PH.D. LANGUAGE AND COMMUNICATION REQUIREMENT--The purpose of the communication requirement is to strengthen the student's professional communication skills. The candidate must take a minimum of two courses (a minimum total of 5 credits) and receive a grade of B or better in each course taken. Course selections must be approved by the academic adviser prior to registration. Courses used to satisfy this requirement must include the substantial practice of writing and/or speaking.
Other Relevant Information
Continuous fall and spring registration is required for all graduate students until the thesis is approved.

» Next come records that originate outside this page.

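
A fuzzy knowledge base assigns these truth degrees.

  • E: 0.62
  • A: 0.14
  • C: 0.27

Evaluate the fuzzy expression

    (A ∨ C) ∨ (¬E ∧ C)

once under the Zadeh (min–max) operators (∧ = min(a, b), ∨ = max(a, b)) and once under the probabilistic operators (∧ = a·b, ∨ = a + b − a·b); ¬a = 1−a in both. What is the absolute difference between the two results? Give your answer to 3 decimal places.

Under Zadeh (min–max):
  A ∨ C = max(a, b) on (0.14, 0.27) = 0.27
  ¬E = 1 − 0.62 = 0.38
  ¬E ∧ C = min(a, b) on (0.38, 0.27) = 0.27
  (A ∨ C) ∨ (¬E ∧ C) = max(a, b) on (0.27, 0.27) = 0.27
  → value = 0.2700
Under probabilistic:
  A ∨ C = a + b − a·b on (0.1400, 0.2700) = 0.3722
  ¬E = 1 − 0.6200 = 0.3800
  ¬E ∧ C = a·b on (0.3800, 0.2700) = 0.1026
  (A ∨ C) ∨ (¬E ∧ C) = a + b − a·b on (0.3722, 0.1026) = 0.4366
  → value = 0.4366
|0.2700 − 0.4366| = 0.167

0.167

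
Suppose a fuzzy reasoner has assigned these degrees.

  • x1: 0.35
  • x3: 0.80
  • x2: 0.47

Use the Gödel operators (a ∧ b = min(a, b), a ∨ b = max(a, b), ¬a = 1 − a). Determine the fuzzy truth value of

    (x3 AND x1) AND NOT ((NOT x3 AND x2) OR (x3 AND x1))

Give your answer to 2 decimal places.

x3 AND x1 = min(a, b) on (0.80, 0.35) = 0.35
NOT x3 = 1 − 0.80 = 0.20
NOT x3 AND x2 = min(a, b) on (0.20, 0.47) = 0.20
x3 AND x1 = min(a, b) on (0.80, 0.35) = 0.35
(NOT x3 AND x2) OR (x3 AND x1) = max(a, b) on (0.20, 0.35) = 0.35
NOT ((NOT x3 AND x2) OR (x3 AND x1)) = 1 − 0.35 = 0.65
(x3 AND x1) AND NOT ((NOT x3 AND x2) OR (x3 AND x1)) = min(a, b) on (0.35, 0.65) = 0.35

0.35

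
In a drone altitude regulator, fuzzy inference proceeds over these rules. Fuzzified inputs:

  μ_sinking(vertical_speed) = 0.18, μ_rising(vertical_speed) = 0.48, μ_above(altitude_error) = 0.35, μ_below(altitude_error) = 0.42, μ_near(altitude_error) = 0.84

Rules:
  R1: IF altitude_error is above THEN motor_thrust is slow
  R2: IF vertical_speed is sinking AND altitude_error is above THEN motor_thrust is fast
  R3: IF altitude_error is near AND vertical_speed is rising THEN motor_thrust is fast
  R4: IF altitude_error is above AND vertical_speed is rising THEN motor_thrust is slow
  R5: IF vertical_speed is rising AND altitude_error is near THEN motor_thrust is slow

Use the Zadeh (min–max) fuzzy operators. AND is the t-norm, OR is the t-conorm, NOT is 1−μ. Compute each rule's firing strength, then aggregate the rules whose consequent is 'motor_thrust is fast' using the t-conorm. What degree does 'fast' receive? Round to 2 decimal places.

0.48

R1: above=0.35 → w = 0.35
R2: sinking=0.18, above=0.35; AND[min(a, b)] → w = 0.18
R3: near=0.84, rising=0.48; AND[min(a, b)] → w = 0.48
R4: above=0.35, rising=0.48; AND[min(a, b)] → w = 0.35
R5: rising=0.48, near=0.84; AND[min(a, b)] → w = 0.48
Rules with consequent 'fast': {R2, R3} → strengths 0.18, 0.48
Aggregate via t-conorm [max(a, b)]: 0.48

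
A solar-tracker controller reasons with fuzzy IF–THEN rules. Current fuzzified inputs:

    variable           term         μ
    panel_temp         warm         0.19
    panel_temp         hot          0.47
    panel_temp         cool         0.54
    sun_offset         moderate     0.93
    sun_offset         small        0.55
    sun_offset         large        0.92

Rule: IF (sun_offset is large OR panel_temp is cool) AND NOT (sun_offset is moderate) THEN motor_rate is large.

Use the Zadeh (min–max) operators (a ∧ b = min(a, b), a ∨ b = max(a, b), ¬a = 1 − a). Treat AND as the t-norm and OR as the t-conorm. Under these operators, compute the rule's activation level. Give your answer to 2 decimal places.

firing strength: (large=0.92 OR cool=0.54) = 0.92; AND[min(a, b)] with ¬moderate=1−0.93=0.07 → w = 0.07

0.07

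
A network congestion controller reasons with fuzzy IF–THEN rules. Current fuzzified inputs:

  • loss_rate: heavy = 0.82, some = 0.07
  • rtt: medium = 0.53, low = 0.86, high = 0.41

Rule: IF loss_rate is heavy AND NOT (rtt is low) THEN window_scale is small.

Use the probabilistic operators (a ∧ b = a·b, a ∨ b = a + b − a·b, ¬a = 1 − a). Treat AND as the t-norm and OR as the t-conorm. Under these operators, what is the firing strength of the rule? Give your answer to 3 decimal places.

firing strength: heavy=0.82, ¬low=1−0.86=0.14; AND[a·b] → w = 0.1148

0.115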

Graduate assistantships and other forms of student aid are described in the STUDENT AID section of the Graduate Bulletin.
Graduate courses carry numbers from 500 to 599 and 800 to 899. Advanced undergraduate courses numbered between 400 and 499 may be used to meet some graduate degree requirements when taken by graduate students. Courses below the 400 level may not. A graduate student may register for or audit these courses in order to make up deficiencies or to fill in gaps in previous education but not to meet requirements for an advanced degree.